Response by poster: Teatime, you are correct, I'm not "Neal," but have the same first letter in my first name. Unfortunately I can't change my phone number because I'm a freelancer and use my landline for work. I called one company back today and before I could find out who I was calling (the voicemail message only left a phone number), they asked me if I was "Neal." I said no and before I could tell them to remove my number from their records, the guy hung up. I've been ignoring the messages hoping they would stop on their own, but it's not looking likely. Guess I'll start keeping a pad and pen by the phone so I can get more info on them when they call. Christ.
posted by Nathanial Hörnblowér at 9:18 PM on January 23, 2008

Do you have a PBX-style phone system at all? If so, you can have it reject calls (or place them on infinite hold, or forward them to the state's attorney general's office. whatever works for you.)

If you have any sort of simultaneous ring capability, you could use a cell phone as the ringer for your land line, which would let you program silent ringtones for these mistaken creditors.
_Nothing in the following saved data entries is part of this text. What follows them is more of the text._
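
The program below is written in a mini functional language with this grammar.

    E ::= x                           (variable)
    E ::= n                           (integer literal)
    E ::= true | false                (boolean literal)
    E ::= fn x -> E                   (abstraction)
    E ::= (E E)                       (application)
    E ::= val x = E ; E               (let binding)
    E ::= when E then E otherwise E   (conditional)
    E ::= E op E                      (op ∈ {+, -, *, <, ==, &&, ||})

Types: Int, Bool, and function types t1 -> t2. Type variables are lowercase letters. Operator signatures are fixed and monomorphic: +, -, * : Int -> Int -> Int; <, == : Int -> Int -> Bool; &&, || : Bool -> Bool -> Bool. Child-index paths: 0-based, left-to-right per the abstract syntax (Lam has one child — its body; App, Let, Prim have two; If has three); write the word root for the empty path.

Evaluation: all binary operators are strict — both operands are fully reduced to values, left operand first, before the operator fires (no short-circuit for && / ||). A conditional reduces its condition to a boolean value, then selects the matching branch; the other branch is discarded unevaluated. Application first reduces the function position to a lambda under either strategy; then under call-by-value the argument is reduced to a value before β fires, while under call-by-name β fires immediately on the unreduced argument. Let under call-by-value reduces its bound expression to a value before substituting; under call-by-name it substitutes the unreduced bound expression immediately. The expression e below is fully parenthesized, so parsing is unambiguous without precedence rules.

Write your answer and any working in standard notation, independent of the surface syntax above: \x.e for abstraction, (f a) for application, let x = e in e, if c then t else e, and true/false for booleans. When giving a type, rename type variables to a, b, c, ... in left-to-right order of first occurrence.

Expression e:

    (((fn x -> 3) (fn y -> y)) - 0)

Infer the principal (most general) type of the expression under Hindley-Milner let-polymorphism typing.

Derivation:
\x._ : a -> Int
y : b
\y._ : b -> b
  unify a -> Int ~ (b -> b) -> c
  unify a ~ b -> b
  unify Int ~ c
_ _ : Int
  unify Int ~ Int
  unify Int ~ Int

Answer: Int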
I had the same experience with mistaken collectors, and it was *incredibly* frustrating. Good luck.
posted by Tacos Are Pretty Great at 10:52 PM on January 23, 2008

Get as much information as you can about *them* - tell them that you are not the person they are after. If they persist, sue the unholy shit out of them.

ND's information is mostly correct, but not applicable to this situation. This is a situation where some piece of shit collection agency (I hate them all) is just flinging poo wildly to see what sticks. This is a common tactic.

Like I said in another thread, this is often the only thing that they respond favorably to. If you slap them with a FCRA violation suit/intent to sue, they will generally be more careful in the future.... hopefully. This has worked for me. I had a junk debt buyer slam my credit report for 3 different accounts. I called a lawyer friend and sent them a nice letter stating that they had better verify the debt or I was going to sue them for multiple FCRA violations. They never responded but very quickly removed the alleged debt from all three credit bureaus.
posted by drstein at 6:02 AM on January 24, 2008

Why not get your full first name listed, instead of just your initial (though this may take quite some time to have effect -- depending on when the most recent telephone listing will be coming out, that is, so it may, on the other hand, be quite effective)?.